Gov. Andrew Cuomo says a new, temporary board set to run the New York Racing Association will enhance racing while working closely with New York's expansion of gambling.
Cuomo and legislative leaders announced the management change Tuesday amid the latest conflict to hit the private entity that's run thoroughbred racing at the Belmont, Saratoga and Aqueduct tracks since 1955.
“We have to work to restore the public trust,” Cuomo said. “There have been a series of episodes.”
Cuomo convinced members of the independent board that oversees horse racing in New York to agree to the restructuring that will give the governor the majority of appointees on new board.
The new board will include seven Cuomo appointees, five from NYRA, and two each from the Senate's Republican majority and the Assembly's Democratic majority.
It's the actual membership of the board, however, that concerns Eric Mitchell. He's the editor and chief of bloodhorse.com, a trade publication supported by the National Thoroughbred Owners and Breeders Association. He said political appointees are chosen for a variety of reasons and not always because they are an expert in what the given board is responsible for overseeing. "You would prefer to see people in positions that understand the sport, understand racing, understand what needs to be done to grow it," he explained.

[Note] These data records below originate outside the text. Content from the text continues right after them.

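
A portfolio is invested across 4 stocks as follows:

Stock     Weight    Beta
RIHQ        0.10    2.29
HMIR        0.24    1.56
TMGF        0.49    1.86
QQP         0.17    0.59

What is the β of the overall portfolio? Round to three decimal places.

1.615

β_P = Σ w_i β_i = 0.10×2.29 + 0.24×1.56 + 0.49×1.86 + 0.17×0.59 = 1.6151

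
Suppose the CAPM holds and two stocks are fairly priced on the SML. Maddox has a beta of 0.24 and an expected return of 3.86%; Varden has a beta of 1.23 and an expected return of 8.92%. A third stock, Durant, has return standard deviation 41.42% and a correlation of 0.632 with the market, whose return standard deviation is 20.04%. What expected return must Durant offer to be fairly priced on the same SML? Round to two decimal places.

9.31%

MRP = (8.92% − 3.86%) / (1.23 − 0.24) = 5.1111%
R_f = 3.86% − 0.24 × 5.1111% = 2.6333%
β_Durant = ρ·σ_i/σ_m = 0.632 × 41.42 / 20.04 = 1.3063
E(R_Durant) = R_f + β × MRP = 2.6333% + 1.3063 × 5.1111% = 9.31%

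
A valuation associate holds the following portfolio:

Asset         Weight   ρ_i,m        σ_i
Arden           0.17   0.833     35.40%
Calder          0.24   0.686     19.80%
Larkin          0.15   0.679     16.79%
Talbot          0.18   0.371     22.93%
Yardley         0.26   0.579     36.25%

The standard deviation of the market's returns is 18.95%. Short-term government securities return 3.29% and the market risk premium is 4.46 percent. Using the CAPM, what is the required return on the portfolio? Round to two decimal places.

7.28%

β_Arden = 0.833 × 35.40% / 18.95% = 1.5561
β_Calder = 0.686 × 19.80% / 18.95% = 0.7168
β_Larkin = 0.679 × 16.79% / 18.95% = 0.6016
β_Talbot = 0.371 × 22.93% / 18.95% = 0.4489
β_Yardley = 0.579 × 36.25% / 18.95% = 1.1076
β_P = Σ w_i β_i = 0.17×1.5561 + 0.24×0.7168 + 0.15×0.6016 + 0.18×0.4489 + 0.26×1.1076 = 0.8956
E(R_P) = R_f + β_P × MRP = 3.29% + 0.8956 × 4.46% = 7.28%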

He understands the need for the restructuring, but also stresses that it should be temporary.
Cuomo said he will relinquish control of the NYRA board in three years. During the time he controls the board, though, the governor wants a closer look at allegations of trainers and owners using drugs to boost horse’s racing performances, sometimes resulting in the horses’ death.

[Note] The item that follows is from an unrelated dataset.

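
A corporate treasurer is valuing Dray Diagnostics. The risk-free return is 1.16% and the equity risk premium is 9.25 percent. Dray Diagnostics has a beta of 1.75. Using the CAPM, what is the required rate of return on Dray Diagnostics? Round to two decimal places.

17.35%

E(R) = R_f + β × MRP = 1.16% + 1.75 × 9.25% = 17.35%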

The restructuring comes as the Cuomo administration is investigating NYRA over $8.5 million in winnings that wasn't paid out to bettors and the third leg of the Triple Crown is coming up at Belmont. NYRA's top two officers have been fired. After this latest controversy, Cuomo’s aides ordered the state Lottery Division to withhold slot machine payments earned at Aqueduct race track, worth about $3 million dollars a month, starving the financially shaky NYRA from a vital source of revenue.
NYRA Board member Charles Wait, who represented the board at the announcement, was full of praise for the governor and his actions. “The New York Racing Association supports this legislation wholeheartedly,” he said.

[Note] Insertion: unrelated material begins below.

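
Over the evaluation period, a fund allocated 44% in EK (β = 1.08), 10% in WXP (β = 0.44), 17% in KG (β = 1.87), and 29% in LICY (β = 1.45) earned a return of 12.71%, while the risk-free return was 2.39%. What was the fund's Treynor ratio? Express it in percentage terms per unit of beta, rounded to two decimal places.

8.21%

β_P = 0.44×1.08 + 0.10×0.44 + 0.17×1.87 + 0.29×1.45 = 1.2576
Treynor = (R_P − R_f) / β_P = (12.71% − 2.39%) / 1.2576 = 10.32% / 1.2576 = 8.21%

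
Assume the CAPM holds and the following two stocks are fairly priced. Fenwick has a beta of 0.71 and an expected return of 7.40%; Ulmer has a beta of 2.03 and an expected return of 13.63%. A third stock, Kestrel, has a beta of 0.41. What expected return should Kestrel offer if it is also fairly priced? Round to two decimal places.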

Jerry Kremer, a political strategist and a former state Assemblyman for 23 years, also applauded Cuomo's move, saying it was an historic experiment. "No time in the last 25 – 35 years has the state ever taken over a non profit group that was given the responsibility of carrying out other state functions.”
He added that appointees will make all the difference.
“I think it’s the quality of the people who get involved, their ability to want to oversee racing and to see that it improves, “ Kremer said. “So we’re doing to have to keep under a magnifying glass to make sure it works.
The changes means the governor will gain control over NYRA during a time he plans to remake the gaming industry in New York State. Cuomo is seeking a constitutional amendment to allow up to seven new non-Indian gambling casinos in the state, and has proposed an enormous convention center and gambling parlor at the Aqueduct racetrack in Queens.
“The gaming world is changing,” Cuomo said. He hopes to create an economic “synergy” between horse racing and other forms of gambling.
Legislative leaders said they intend to pass the bills to restructure NYRA as soon as the governor has them ready.
Brigid Bergin contributed reporting.